I looked into the background of the Yancheng industrial park. It had a bad record: two months before the incident there had been a chlorine leak, which poisoned more than thirty people. Three years earlier an explosion had killed eight people and injured many more. A village of four hundred people stood next to the site, separated by a road. The nearest chemical plant was only 250 metres away from the houses. According to government statements after the incident, local police had detained two suspects accused of ‘fabricating and deliberately spreading false news’. The family of the people who died in the traffic accident was compensated.

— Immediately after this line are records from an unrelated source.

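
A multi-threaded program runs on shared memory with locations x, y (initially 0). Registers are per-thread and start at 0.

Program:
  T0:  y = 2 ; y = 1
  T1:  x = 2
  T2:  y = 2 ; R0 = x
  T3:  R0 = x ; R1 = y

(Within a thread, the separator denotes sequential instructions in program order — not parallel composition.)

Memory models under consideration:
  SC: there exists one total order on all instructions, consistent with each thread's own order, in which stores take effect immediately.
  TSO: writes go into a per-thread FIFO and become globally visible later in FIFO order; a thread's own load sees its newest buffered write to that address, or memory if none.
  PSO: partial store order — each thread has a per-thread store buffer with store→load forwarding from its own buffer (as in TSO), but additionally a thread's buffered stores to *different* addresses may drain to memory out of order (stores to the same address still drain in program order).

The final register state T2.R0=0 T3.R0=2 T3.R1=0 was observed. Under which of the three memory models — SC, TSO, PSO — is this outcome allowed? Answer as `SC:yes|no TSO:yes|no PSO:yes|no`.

SC:no TSO:yes PSO:yes

outcome vector order: (T2.R0,T3.R0,T3.R1)
under SC → 000 001 002 021 022 200 201 202 220 221 222
under TSO → 000 001 002 020 021 022 200 201 202 220 221 222
under PSO → 000 001 002 020 021 022 200 201 202 220 221 222
target 020 ∈ {TSO,PSO}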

Then, on 21 March last year, an explosion shook Yancheng’s industrial park. Images of giant spiralling flames and a dark grey mushroom cloud quickly spread on local news and social media. Only a few casualties were reported at first, but the number gradually increased throughout the day. Four days later, the official figure gave 78 dead and 566 wounded. A large proportion of the wounded were people who lived in the vicinity of the factory. The explosion damaged doors and windows at ten schools. At a nursery a kilometre from the explosion site and at a primary school almost three kilometres away, children were injured by broken glass as their classroom windows imploded.
The number of casualties meant the accident received national attention. Even the Central Committee and the State Council got involved. Xi Jinping and Premier Li Keqiang gave speeches. Two days after the explosion, the State Council established the Serious Explosion Accident Investigation Team, led by the minister of the newly established Department of Emergency Management, whose mission is to guide ‘ministries in all regions responding to emergencies’. Relevant parties rushed to the scene. The official response was completely in line with the views that I had expressed during my interview. The government’s priority was to show how active and responsive it was. They spoke the official language. But what was the real number of casualties? Why were those industrial parks still running after years of poor safety?
News about the explosion soon died down. It was said that the public security bureau took measures against those who ran the industrial park. Later on, the park was closed. Whether the closure is temporary or permanent isn’t clear. In my mind I can see the hundreds of civil servants in related departments who worked hard to manage the crisis. They did it skilfully and to the appropriate standards. I think those on the front line must have sympathised with the people affected by the disaster, and considered themselves lucky not to live near hazardous industrial parks. I believe they must have done as well as I did in the civil service examination. It is unfortunate that the accident they dealt with wasn’t just a ‘rumour’.